Application security, Vulnerability Management, Patch/Configuration Management

Widespread WordPress site takeovers likely with critical LiteSpeed Cache bug

Today’s columnist, Sebastian Gierlinger of Storyblok, offers nine tips for integrating a content management system with an ecommerce platform. (Credit: Getty Images Stock Photo)

More than six million WordPress sites could be hijacked in attacks exploiting the recently patched critical unauthenticated account takeover vulnerability in the LiteSpeed Cache plugin, tracked as CVE-2024-44000, BleepingComputer reports.
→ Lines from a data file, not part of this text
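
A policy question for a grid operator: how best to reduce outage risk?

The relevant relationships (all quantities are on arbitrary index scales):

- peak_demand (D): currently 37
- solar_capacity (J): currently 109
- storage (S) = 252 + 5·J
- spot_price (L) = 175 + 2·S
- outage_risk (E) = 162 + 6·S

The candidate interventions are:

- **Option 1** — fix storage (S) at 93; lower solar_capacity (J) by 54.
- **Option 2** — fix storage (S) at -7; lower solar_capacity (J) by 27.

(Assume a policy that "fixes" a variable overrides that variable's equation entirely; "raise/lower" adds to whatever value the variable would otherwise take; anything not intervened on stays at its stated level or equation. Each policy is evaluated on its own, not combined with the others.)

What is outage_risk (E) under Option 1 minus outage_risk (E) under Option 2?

Option 1 (S := 93, J − 54):
  J = 109 − 54 = 55
  S = 93
  E = 162 + 6·93 = 720
Option 2 (S := -7, J − 27):
  J = 109 − 27 = 82
  S = -7
  E = 162 + 6·(-7) = 120
E: 720 − 120 = 600

600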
Exploitation of the flaw, which stems from LiteSpeed Cache's debug logging functionality, could be conducted by attackers with '/wp-content/debug.log' file access to exfiltrate users' session cookies, spoof admin users, and takeover websites. Aside from removing all 'debug.log' files that contain at-risk session cookies, admins of WordPress sites using the plugin have been urged to establish an '.htaccess' rule to prevent direct log file access. Such a development comes amid recent targeting of vulnerable LiteSpeed Cache instances, with the critical unauthenticated privilege escalation bug, tracked as CVE-2024-28000, reported to have been exploited by several threat actors hours after its disclosure two weeks ago. Attackers have also launched attacks aimed at compromising sites with LiteSpeed Cache implementations impacted by the unauthenticated cross-site scripting flaw, tracked as CVE-2023-40000, in May.